On these sites, disgruntled guests are free to use their own words to describe the horror of their stay; totally free to alter the facts without comment, explanation, or remedy from the hotel. Let's face it folks, even near-perfect hotel operations stumble from time-to-time. Online travel rating sites are creating distance between hotels and their customers.

For many years, we did our best to encourage guests to complain to the hotel directly, so hotel managers could settle any service or facility issues before action went further. As more and more people discover the wonders of the Internet, we will need a completely new strategy to deal with online travel rating sites.

I don't know of any online rating sites that currently offer hotels the ability to provide explanation or apology or settlement to retain customers posting on these sites. If there are, please let me know; they need to be complimented.

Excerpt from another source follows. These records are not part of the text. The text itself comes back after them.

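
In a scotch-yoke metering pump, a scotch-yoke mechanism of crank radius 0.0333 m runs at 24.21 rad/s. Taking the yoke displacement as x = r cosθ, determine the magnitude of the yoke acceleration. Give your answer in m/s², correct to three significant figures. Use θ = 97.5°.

2.55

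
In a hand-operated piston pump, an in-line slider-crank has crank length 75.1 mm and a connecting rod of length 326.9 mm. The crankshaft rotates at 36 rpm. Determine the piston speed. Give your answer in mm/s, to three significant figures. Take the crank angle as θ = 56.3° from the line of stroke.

266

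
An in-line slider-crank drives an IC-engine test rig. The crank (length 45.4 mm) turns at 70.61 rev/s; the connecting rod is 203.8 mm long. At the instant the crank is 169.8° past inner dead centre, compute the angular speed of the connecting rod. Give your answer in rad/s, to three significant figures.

ω = 443.7 rad/s (converted from 70.61 rev/s).
The rod makes angle φ with the slider axis where L sinφ = r sinθ; differentiating, L cosφ·φ̇ = r ω cosθ.
L cosφ = √(L² − r² sin²θ) = 0.20364 m.
|ω_rod| = r ω |cosθ| / √(L² − r² sin²θ) = 0.0454·443.7·0.98420/0.20364 = 97.346 rad/s.

97.3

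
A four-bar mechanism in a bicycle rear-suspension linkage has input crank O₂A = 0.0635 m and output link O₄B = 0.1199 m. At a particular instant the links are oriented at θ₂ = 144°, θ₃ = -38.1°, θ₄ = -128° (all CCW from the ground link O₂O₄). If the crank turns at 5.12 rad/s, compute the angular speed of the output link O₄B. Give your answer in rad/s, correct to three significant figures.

0.0994

ω₂ = 5.12 rad/s
Differentiating the loop-closure r₂e^{iθ₂}+r₃e^{iθ₃}=r₁+r₄e^{iθ₄} gives r₂ω₂e^{iθ₂}+r₃ω₃e^{iθ₃}=r₄ω₄e^{iθ₄}.
Eliminating the other unknown: ω₄ = r₂ω₂ sin(θ₂−θ₃) / [r₄ sin(θ₄−θ₃)].
Numerator sine = -0.03664; denominator sine = -1.00000.
Result = 0.0635·5.12·(-0.03664) / (0.1199·(-1.00000)) = +0.099363 rad/s; magnitude 0.099363 rad/s.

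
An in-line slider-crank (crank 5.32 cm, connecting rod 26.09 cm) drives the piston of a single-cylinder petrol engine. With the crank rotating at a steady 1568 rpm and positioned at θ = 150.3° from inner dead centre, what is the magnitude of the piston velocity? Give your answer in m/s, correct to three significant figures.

3.56

ω = 2π·1568/60 = 164.2 rad/s
For an in-line slider-crank, x = r cosθ + √(L² − r² sin²θ), so v = −rω sinθ·[1 + r cosθ/√(L² − r² sin²θ)].
With r = 0.0532 m, L = 0.2609 m, θ = 150.3°: √(L² − r² sin²θ) = 0.25957 m.
v = −0.0532·164.2·0.49546·[1 + 0.0532·-0.86863/0.25957] = -3.5575 m/s.
|v| = 3.5575 m/s.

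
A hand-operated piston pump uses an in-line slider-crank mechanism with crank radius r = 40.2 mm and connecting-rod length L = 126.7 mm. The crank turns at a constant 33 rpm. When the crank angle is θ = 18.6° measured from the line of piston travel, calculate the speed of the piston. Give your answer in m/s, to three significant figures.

0.0577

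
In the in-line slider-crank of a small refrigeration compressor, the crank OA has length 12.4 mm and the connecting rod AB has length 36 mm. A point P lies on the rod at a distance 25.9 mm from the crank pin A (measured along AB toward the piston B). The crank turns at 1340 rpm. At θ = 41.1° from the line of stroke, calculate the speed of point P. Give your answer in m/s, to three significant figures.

ω = 140.3 rad/s.  Crank-pin speed |V_A| = rω = 1.74 m/s, perpendicular to OA.
Rod angle: sinφ = −(r/L) sinθ ⇒ φ = -13.087°; ω_rod = −rω cosθ/√(L²−r²sin²θ) = -37.394 rad/s.
V_P = V_A + ω_rod × AP, with AP = 0.0259 m along the rod.
Components: V_Px = −rω sinθ − a·ω_rod·sinφ = -1.3631 m/s;  V_Py = rω cosθ + a·ω_rod·cosφ = +0.36787 m/s.
|V_P| = √(V_Px² + V_Py²) = 1.4119 m/s.

1.41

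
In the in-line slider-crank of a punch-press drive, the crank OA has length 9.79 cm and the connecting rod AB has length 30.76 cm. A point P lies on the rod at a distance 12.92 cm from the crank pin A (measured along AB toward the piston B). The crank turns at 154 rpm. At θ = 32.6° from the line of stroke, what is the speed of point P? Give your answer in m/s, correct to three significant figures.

ω = 16.13 rad/s.  Crank-pin speed |V_A| = rω = 1.5788 m/s, perpendicular to OA.
Rod angle: sinφ = −(r/L) sinθ ⇒ φ = -9.874°; ω_rod = −rω cosθ/√(L²−r²sin²θ) = -4.3891 rad/s.
V_P = V_A + ω_rod × AP, with AP = 0.1292 m along the rod.
Components: V_Px = −rω sinθ − a·ω_rod·sinφ = -0.94786 m/s;  V_Py = rω cosθ + a·ω_rod·cosφ = +0.77141 m/s.
|V_P| = √(V_Px² + V_Py²) = 1.2221 m/s.

1.22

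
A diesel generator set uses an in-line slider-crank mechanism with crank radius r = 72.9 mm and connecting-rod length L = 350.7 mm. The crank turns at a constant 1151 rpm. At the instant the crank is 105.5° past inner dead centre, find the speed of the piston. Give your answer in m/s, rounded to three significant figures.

ω = 2π·1151/60 = 120.5 rad/s
For an in-line slider-crank, x = r cosθ + √(L² − r² sin²θ), so v = −rω sinθ·[1 + r cosθ/√(L² − r² sin²θ)].
With r = 0.0729 m, L = 0.3507 m, θ = 105.5°: √(L² − r² sin²θ) = 0.34359 m.
v = −0.0729·120.5·0.96363·[1 + 0.0729·-0.26724/0.34359] = -7.9871 m/s.
|v| = 7.9871 m/s.

7.99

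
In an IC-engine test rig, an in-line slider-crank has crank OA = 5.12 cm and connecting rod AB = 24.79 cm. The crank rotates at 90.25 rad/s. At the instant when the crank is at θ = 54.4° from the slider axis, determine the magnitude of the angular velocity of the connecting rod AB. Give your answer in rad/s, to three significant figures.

ω = 90.25 rad/s
The rod makes angle φ with the slider axis where L sinφ = r sinθ; differentiating, L cosφ·φ̇ = r ω cosθ.
L cosφ = √(L² − r² sin²θ) = 0.24438 m.
|ω_rod| = r ω |cosθ| / √(L² − r² sin²θ) = 0.0512·90.25·0.58212/0.24438 = 11.007 rad/s.

11.0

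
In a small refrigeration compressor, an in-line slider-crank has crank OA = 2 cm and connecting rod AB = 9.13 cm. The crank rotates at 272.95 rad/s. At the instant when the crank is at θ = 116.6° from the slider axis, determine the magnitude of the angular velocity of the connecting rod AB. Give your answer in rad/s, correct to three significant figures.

ω = 272.9 rad/s
The rod makes angle φ with the slider axis where L sinφ = r sinθ; differentiating, L cosφ·φ̇ = r ω cosθ.
L cosφ = √(L² − r² sin²θ) = 0.089531 m.
|ω_rod| = r ω |cosθ| / √(L² − r² sin²θ) = 0.02·272.9·0.44776/0.089531 = 27.301 rad/s.

27.3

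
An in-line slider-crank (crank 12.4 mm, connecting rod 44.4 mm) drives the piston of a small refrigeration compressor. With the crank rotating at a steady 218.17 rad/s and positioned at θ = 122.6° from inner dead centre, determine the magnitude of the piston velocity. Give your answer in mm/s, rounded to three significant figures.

1930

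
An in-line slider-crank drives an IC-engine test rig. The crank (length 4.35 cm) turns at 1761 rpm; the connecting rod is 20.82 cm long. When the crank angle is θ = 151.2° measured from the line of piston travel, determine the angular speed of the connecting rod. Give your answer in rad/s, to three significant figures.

33.9

ω = 184.4 rad/s (converted from 1761 rpm).
The rod makes angle φ with the slider axis where L sinφ = r sinθ; differentiating, L cosφ·φ̇ = r ω cosθ.
L cosφ = √(L² − r² sin²θ) = 0.20714 m.
|ω_rod| = r ω |cosθ| / √(L² − r² sin²θ) = 0.0435·184.4·0.87631/0.20714 = 33.936 rad/s.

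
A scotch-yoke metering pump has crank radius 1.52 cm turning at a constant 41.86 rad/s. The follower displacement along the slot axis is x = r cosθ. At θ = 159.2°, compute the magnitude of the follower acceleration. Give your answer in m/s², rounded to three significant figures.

24.9

ω = 41.86 rad/s
x = r cosθ ⇒ ẍ = −rω² cosθ (ω constant).
|a| = rω²|cosθ| = 0.0152·(41.86)²·|cos 159.2°| = 24.898 m/s².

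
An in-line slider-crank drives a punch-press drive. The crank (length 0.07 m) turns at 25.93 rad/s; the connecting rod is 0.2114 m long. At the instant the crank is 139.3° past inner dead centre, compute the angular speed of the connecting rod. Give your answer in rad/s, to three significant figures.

ω = 25.93 rad/s
The rod makes angle φ with the slider axis where L sinφ = r sinθ; differentiating, L cosφ·φ̇ = r ω cosθ.
L cosφ = √(L² − r² sin²θ) = 0.20641 m.
|ω_rod| = r ω |cosθ| / √(L² − r² sin²θ) = 0.07·25.93·0.75813/0.20641 = 6.6667 rad/s.

6.67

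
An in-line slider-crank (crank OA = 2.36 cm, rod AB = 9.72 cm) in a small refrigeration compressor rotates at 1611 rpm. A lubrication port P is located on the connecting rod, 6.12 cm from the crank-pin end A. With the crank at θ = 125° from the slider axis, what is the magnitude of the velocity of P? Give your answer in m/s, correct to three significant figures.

ω = 168.7 rad/s.  Crank-pin speed |V_A| = rω = 3.9814 m/s, perpendicular to OA.
Rod angle: sinφ = −(r/L) sinθ ⇒ φ = -11.472°; ω_rod = −rω cosθ/√(L²−r²sin²θ) = +23.973 rad/s.
V_P = V_A + ω_rod × AP, with AP = 0.0612 m along the rod.
Components: V_Px = −rω sinθ − a·ω_rod·sinφ = -2.9696 m/s;  V_Py = rω cosθ + a·ω_rod·cosφ = -0.84579 m/s.
|V_P| = √(V_Px² + V_Py²) = 3.0877 m/s.

3.09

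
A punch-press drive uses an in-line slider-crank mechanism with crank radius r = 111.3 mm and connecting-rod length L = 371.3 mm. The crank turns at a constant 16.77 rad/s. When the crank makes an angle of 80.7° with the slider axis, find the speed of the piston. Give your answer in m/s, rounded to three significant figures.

ω = 16.77 rad/s
For an in-line slider-crank, x = r cosθ + √(L² − r² sin²θ), so v = −rω sinθ·[1 + r cosθ/√(L² − r² sin²θ)].
With r = 0.1113 m, L = 0.3713 m, θ = 80.7°: √(L² − r² sin²θ) = 0.35468 m.
v = −0.1113·16.77·0.98686·[1 + 0.1113·0.16160/0.35468] = -1.9354 m/s.
|v| = 1.9354 m/s.

1.94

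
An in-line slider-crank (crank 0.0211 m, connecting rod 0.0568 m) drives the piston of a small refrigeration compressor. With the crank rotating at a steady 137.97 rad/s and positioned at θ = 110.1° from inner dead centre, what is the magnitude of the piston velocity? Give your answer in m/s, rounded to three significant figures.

2.36

ω = 138 rad/s
For an in-line slider-crank, x = r cosθ + √(L² − r² sin²θ), so v = −rω sinθ·[1 + r cosθ/√(L² − r² sin²θ)].
With r = 0.0211 m, L = 0.0568 m, θ = 110.1°: √(L² − r² sin²θ) = 0.053232 m.
v = −0.0211·138·0.93909·[1 + 0.0211·-0.34366/0.053232] = -2.3615 m/s.
|v| = 2.3615 m/s.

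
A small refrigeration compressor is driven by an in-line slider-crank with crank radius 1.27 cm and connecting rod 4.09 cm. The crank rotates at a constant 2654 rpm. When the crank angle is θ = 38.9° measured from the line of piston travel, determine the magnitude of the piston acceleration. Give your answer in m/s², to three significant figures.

837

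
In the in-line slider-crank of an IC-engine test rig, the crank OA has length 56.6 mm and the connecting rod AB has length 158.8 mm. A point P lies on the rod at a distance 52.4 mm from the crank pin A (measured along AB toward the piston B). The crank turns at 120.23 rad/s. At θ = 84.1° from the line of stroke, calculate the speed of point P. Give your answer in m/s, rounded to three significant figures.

6.87

ω = 120.2 rad/s.  Crank-pin speed |V_A| = rω = 6.805 m/s, perpendicular to OA.
Rod angle: sinφ = −(r/L) sinθ ⇒ φ = -20.765°; ω_rod = −rω cosθ/√(L²−r²sin²θ) = -4.711 rad/s.
V_P = V_A + ω_rod × AP, with AP = 0.0524 m along the rod.
Components: V_Px = −rω sinθ − a·ω_rod·sinφ = -6.8565 m/s;  V_Py = rω cosθ + a·ω_rod·cosφ = +0.46869 m/s.
|V_P| = √(V_Px² + V_Py²) = 6.8725 m/s.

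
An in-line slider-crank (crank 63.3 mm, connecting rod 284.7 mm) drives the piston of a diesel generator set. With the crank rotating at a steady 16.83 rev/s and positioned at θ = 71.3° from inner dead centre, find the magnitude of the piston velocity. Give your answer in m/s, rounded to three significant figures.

6.80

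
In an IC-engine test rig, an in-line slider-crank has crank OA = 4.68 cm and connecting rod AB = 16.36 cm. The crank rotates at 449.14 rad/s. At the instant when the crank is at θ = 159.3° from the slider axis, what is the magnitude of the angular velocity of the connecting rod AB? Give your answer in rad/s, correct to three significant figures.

ω = 449.1 rad/s
The rod makes angle φ with the slider axis where L sinφ = r sinθ; differentiating, L cosφ·φ̇ = r ω cosθ.
L cosφ = √(L² − r² sin²θ) = 0.16276 m.
|ω_rod| = r ω |cosθ| / √(L² − r² sin²θ) = 0.0468·449.1·0.93544/0.16276 = 120.81 rad/s.

121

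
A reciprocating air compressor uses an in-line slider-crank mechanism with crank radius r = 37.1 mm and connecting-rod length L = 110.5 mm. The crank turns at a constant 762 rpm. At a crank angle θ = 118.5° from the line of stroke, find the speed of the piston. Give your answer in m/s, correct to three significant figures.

ω = 2π·762/60 = 79.8 rad/s
For an in-line slider-crank, x = r cosθ + √(L² − r² sin²θ), so v = −rω sinθ·[1 + r cosθ/√(L² − r² sin²θ)].
With r = 0.0371 m, L = 0.1105 m, θ = 118.5°: √(L² − r² sin²θ) = 0.10558 m.
v = −0.0371·79.8·0.87882·[1 + 0.0371·-0.47716/0.10558] = -2.1655 m/s.
|v| = 2.1655 m/s.

2.17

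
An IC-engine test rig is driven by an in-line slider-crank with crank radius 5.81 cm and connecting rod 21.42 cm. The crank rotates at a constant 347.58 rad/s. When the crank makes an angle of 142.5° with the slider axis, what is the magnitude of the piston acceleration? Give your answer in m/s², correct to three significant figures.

5040

ω = 347.6 rad/s
x(θ) = r cosθ + √(L² − r² sin²θ); with ω constant, a = ω²·d²x/dθ².
d²x/dθ² = −r cosθ − r²(cos2θ)/√u − r⁴ sin²2θ/(4u^{3/2}),  u = L² − r² sin²θ = 0.0446307 m².
Substituting r = 0.0581 m, L = 0.2142 m, θ = 142.5°: d²x/dθ² = +0.041676 m.
a = ω²·d²x/dθ² = (347.6)²·(+0.041676) = +5035 m/s²;  |a| = 5035 m/s².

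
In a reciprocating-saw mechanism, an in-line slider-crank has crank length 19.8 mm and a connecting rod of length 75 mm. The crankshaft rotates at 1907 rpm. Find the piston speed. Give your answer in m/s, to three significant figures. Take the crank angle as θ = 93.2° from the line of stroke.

ω = 2π·1907/60 = 199.7 rad/s
For an in-line slider-crank, x = r cosθ + √(L² − r² sin²θ), so v = −rω sinθ·[1 + r cosθ/√(L² − r² sin²θ)].
With r = 0.0198 m, L = 0.075 m, θ = 93.2°: √(L² − r² sin²θ) = 0.072348 m.
v = −0.0198·199.7·0.99844·[1 + 0.0198·-0.05582/0.072348] = -3.8876 m/s.
|v| = 3.8876 m/s.

3.89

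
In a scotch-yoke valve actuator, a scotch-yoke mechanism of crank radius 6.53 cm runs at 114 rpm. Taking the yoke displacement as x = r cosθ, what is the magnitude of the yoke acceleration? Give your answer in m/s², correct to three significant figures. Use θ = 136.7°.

6.77

ω = 11.94 rad/s (from 114 rpm).
x = r cosθ ⇒ ẍ = −rω² cosθ (ω constant).
|a| = rω²|cosθ| = 0.0653·(11.94)²·|cos 136.7°| = 6.7729 m/s².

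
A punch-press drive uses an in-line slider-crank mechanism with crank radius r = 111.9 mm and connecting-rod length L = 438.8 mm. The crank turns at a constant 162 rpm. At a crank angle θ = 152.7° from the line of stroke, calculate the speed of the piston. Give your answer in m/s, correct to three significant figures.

0.672

ω = 2π·162/60 = 16.96 rad/s
For an in-line slider-crank, x = r cosθ + √(L² − r² sin²θ), so v = −rω sinθ·[1 + r cosθ/√(L² − r² sin²θ)].
With r = 0.1119 m, L = 0.4388 m, θ = 152.7°: √(L² − r² sin²θ) = 0.43579 m.
v = −0.1119·16.96·0.45865·[1 + 0.1119·-0.88862/0.43579] = -0.67201 m/s.
|v| = 0.67201 m/s.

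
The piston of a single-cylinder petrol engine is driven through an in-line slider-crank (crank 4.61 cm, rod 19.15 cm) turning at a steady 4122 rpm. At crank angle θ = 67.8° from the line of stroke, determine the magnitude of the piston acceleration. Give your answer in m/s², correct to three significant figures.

ω = 2π·4122/60 = 431.7 rad/s
x(θ) = r cosθ + √(L² − r² sin²θ); with ω constant, a = ω²·d²x/dθ².
d²x/dθ² = −r cosθ − r²(cos2θ)/√u − r⁴ sin²2θ/(4u^{3/2}),  u = L² − r² sin²θ = 0.0348504 m².
Substituting r = 0.0461 m, L = 0.1915 m, θ = 67.8°: d²x/dθ² = -0.0093698 m.
a = ω²·d²x/dθ² = (431.7)²·(-0.0093698) = -1745.8 m/s²;  |a| = 1745.8 m/s².

1750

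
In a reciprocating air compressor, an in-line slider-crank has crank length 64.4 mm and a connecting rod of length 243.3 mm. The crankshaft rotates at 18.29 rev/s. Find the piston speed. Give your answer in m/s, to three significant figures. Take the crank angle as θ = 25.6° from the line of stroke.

3.97

ω = 2π·18.3 = 114.9 rad/s
For an in-line slider-crank, x = r cosθ + √(L² − r² sin²θ), so v = −rω sinθ·[1 + r cosθ/√(L² − r² sin²θ)].
With r = 0.0644 m, L = 0.2433 m, θ = 25.6°: √(L² − r² sin²θ) = 0.2417 m.
v = −0.0644·114.9·0.43209·[1 + 0.0644·0.90183/0.2417] = -3.9662 m/s.
|v| = 3.9662 m/s.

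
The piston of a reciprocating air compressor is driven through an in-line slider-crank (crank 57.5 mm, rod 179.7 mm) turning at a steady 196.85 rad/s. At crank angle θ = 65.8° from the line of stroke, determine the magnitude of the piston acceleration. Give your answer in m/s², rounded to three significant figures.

ω = 196.8 rad/s
x(θ) = r cosθ + √(L² − r² sin²θ); with ω constant, a = ω²·d²x/dθ².
d²x/dθ² = −r cosθ − r²(cos2θ)/√u − r⁴ sin²2θ/(4u^{3/2}),  u = L² − r² sin²θ = 0.0295414 m².
Substituting r = 0.0575 m, L = 0.1797 m, θ = 65.8°: d²x/dθ² = -0.0111 m.
a = ω²·d²x/dθ² = (196.8)²·(-0.0111) = -430.13 m/s²;  |a| = 430.13 m/s².

430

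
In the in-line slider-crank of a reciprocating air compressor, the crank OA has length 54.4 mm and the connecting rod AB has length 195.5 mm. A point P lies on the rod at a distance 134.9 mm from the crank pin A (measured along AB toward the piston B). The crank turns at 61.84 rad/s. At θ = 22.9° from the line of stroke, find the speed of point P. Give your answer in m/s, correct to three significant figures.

1.82

ω = 61.84 rad/s.  Crank-pin speed |V_A| = rω = 3.3641 m/s, perpendicular to OA.
Rod angle: sinφ = −(r/L) sinθ ⇒ φ = -6.216°; ω_rod = −rω cosθ/√(L²−r²sin²θ) = -15.945 rad/s.
V_P = V_A + ω_rod × AP, with AP = 0.1349 m along the rod.
Components: V_Px = −rω sinθ − a·ω_rod·sinφ = -1.542 m/s;  V_Py = rω cosθ + a·ω_rod·cosφ = +0.9606 m/s.
|V_P| = √(V_Px² + V_Py²) = 1.8167 m/s.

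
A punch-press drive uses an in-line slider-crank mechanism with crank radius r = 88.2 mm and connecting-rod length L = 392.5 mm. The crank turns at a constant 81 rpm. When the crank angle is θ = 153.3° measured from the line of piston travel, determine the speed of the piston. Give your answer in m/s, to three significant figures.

ω = 2π·81/60 = 8.482 rad/s
For an in-line slider-crank, x = r cosθ + √(L² − r² sin²θ), so v = −rω sinθ·[1 + r cosθ/√(L² − r² sin²θ)].
With r = 0.0882 m, L = 0.3925 m, θ = 153.3°: √(L² − r² sin²θ) = 0.39049 m.
v = −0.0882·8.482·0.44932·[1 + 0.0882·-0.89337/0.39049] = -0.26832 m/s.
|v| = 0.26832 m/s.

0.268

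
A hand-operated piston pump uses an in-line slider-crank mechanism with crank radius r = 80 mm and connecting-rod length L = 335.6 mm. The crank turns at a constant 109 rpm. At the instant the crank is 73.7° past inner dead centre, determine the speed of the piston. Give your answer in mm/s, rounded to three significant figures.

ω = 2π·109/60 = 11.41 rad/s
For an in-line slider-crank, x = r cosθ + √(L² − r² sin²θ), so v = −rω sinθ·[1 + r cosθ/√(L² − r² sin²θ)].
With r = 0.08 m, L = 0.3356 m, θ = 73.7°: √(L² − r² sin²θ) = 0.3267 m.
v = −0.08·11.41·0.95981·[1 + 0.08·0.28067/0.3267] = -0.93669 m/s.
|v| = 0.93669 m/s = 936.69 mm/s.

937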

There's abuse on some of these sites already. Many hotels have discovered that these sites are a pretty good way to get complimentary remarks from guests; the hotels anonymously write and post compliments to themselves. I know that some of these sites are working feverishly to create systems to prevent fake or unauthorized ratings, but it will be difficult, indeed, to prevent abuse on either side; good and bad.

Now don't get me wrong, I believe online travel rating sites are a natural evolution created by the Internet's openness and anonymity. As the popularity of rating sites increases, they are a natural supplement for the advice from "travel professionals" when travelers want recommendations and more insight into hotel information, before they book. Good hotel operations should welcome the ability of guests to post compliments, but we need a system to prevent abuse.

An angry, Internet savvy, guest, could bury a hotel with reams of ugly comments with no way for the hotel to respond. One remedy could provide for travel rating sites to send a copy of the posted comment, with contact information, to the hotel involved. This way the hotel could react and privately respond to the comments made; good and bad. Sites could still post limited source information, but with a notation that the comments and contact information will be forwarded to the hotel involved.

Good comments on travel rating sites can obviously boost a hotel's popularity, but I haven't seen any data reflecting how consumers deal with ratings on these sites. Are they a strong part of the decision-making process? If they aren't at present, I believe they will be; it's part of the information revolution created by the Internet.

Internet travel rating sites, if managed by responsible people, could be a great benefit to travelers and hotels alike. Their primary responsibility is to create systems to eliminate anonymous comments. Hotels deserve an opportunity to research compliments and complaints. Anonymous postings invite abuse.

I know this will not sit well with rating sites because anonymous postings will always draw more ratings; that's part of the lure of the Internet. But, if the purpose of these sites is to create better travel experiences by providing travelers with good reliable information, making users register, to post a comment, is essential.

This is a serious business, for serious business people. Guests are entitled to do and say what they feel; smart hoteliers learn from complaints and compliments. But, let's make sure it's done responsibly. When we stumble, just as when we provide a good travel experience, guests deserve more than simply a way to vent; they deserve a resolution.